Paul Davies y la Fe implícita en la Ciencia

El debate entre ciencia y religión es recurrente, y con frecuencia cansino y repetitivo. A fuer de ser sinceros, en muchas ocasiones es también artificial, al menos en el contexto del judeo-cristianismo, en general alejado de literalismos (por supuesto, con clamorosas y ruidosas excepciones). En cierto sentido, esto es lo que llevó a Stephen Jay Gould a postular su principio de los magisterios separados, esto es, que ciencia y religión son paradigmas diferentes cuyos campos de aplicación son distintos, y para los que en cada caso uno es apropiado y el otro no. Esta idea no está exenta de crítica, ya que por ejemplo Richard Dawkins -rememorando u honrando quizás cuitas anteriores- considera que cuestiones tales como la existencia de Dios entran dentro del ámbito de lo científico, y son falsables. Un punto de vista diferente al de los dos anteriores es el expuesto recientemente por Paul Davies en un artículo de opinión en el New York Times titulado “Taking Science on Faith“. El argumento principal de Davies es negar la separación entre el magisterio científico (basado en modelar, explicar y predecir lo empírico) y el magisterio religioso (basado en la creencia de lo que aparentemente carece de base empírica), no porque el objeto último de la creencia sea falsable, sino porque el propio paradigma científico tiene también su propio sistema de creencias. En sus propias palabras:

Toda la ciencia se basa en la suposición de que la naturaleza tiene un orden racional e inteligible. Uno no podría ser científico si pensara que el universo es un revoltijo sin sentido de probabilidades y sucesos yuxtapuestos azarosamente. Cuando los físicos investigan un nivel más profundo de la estructura subatómica, o cuando los astrónomos extienden el alcance de sus instrumento, esperan encontrar un elegante orden matemático. Y hasta el momento esta fe ha estado justificada.

Indudablemente, este anhelo de orden y elegancia matemática existe, y va más allá de que sea imprescindible para poder realizar ciencia: está profundamente imbricado en nuestras mentes, constituyendo en muchas ocasiones el motor del avance científico. Sea como fuere, ¿es racional esta suposición? En términos prácticos está claro que hasta el momento funciona, y que si resultara irracional, la propia ciencia -incluso el universo- lo sería también. En el mejor de los casos todo sería una siniestra broma, un castillo en el aire sin razón ni base.

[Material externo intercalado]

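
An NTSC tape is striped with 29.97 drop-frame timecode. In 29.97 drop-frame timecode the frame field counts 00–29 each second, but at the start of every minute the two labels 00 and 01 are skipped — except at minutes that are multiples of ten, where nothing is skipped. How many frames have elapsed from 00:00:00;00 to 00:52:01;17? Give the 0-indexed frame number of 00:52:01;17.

93553

As if non-drop at 30 labels/s: (0 × 3600 + 52 × 60 + 1) × 30 + 17 = 93647.
Minute boundaries passed: 52; those not divisible by 10: 52 − 5 = 47; dropped labels = 2 × 47 = 94.
Actual frame index = 93647 − 94 = 93553.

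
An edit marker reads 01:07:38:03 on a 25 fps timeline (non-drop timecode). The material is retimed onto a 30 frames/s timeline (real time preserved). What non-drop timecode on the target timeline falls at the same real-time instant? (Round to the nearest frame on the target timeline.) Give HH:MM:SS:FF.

Source frame index: (1×3600 + 7×60 + 38) × 25 + 3 = 101453.
Real time: 101453 / (25) = 101453/25 s.
Target frame: (101453/25) × (30) = 608718/5 ≈ 121743.600 → 121744.
At 30 labels/s: frame 121744 → 01:07:38:04.

01:07:38:04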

La cuestión -una vez que se tienen las leyes físicas- es entonces dar con el porqué de dichas leyes. Al llegar a este punto es donde la física puede empezar a convertirse en meta-física. Considerar que las leyes físicas son así como las observamos, pero que el motivo de las mismas está fuera de nuestro alcance nos lleva a una suerte de deísmo, aunque sea involuntario. Uno de los argumentos más recientes para explicar el origen de estas leyes, y cómo éstas parecen estar finamente ajustadas para nuestra existencia es el bien conocido Principio Antrópico. Este principio encaja muy bien con los modelos que emanan de la Teoría de Cuerdas y que sugieren que hay un gran número de universos posibles (en torno a 10500, correspondientes a diferentes mínimos dentro de un paisaje cósmico). A nadie escapa que una explicación antrópica es poco atractiva en términos científicos, lo que indirectamente resulta en la paradoja de que que se refuerce su aceptación por parte de la comunidad física ante el fracaso en la búsqueda de explicaciones no-antrópicas (mucho más “digeribles”).

Cosmic Landscape

En cualquier caso, Davies argumenta en relación a la existencia y funcionamiento de este paisaje cósmico (y en realidad de cualquier multiverso que pudiera existir), y sobre cuáles son los mecanismos físicos que llevan a la creación de estos múltiples universos, y que fijan sus leyes locales. La cuestión sobre el origen de las leyes físicas se traslada entonces a otro nivel superior. Suponer que las meta-leyes que gobiernan la existencia de las leyes locales son eternas y prefijadas es una suposición que puede hacerse transitoriamente, pero que en última instancia ha de poder plantearse y explicarse en términos científicos. Según Davies:

[...] Las leyes deberían tener una explicación desde dentro del universo, y no apelar a un agente externo. Los detalles de la explicación son materia de investigación futura, pero mientras la ciencia no encuentre una teoría comprobable de las leyes del universo, la afirmación de que está libre de fe es manifiestamente falsa.

Como dicen los angloparlantes, food for thought.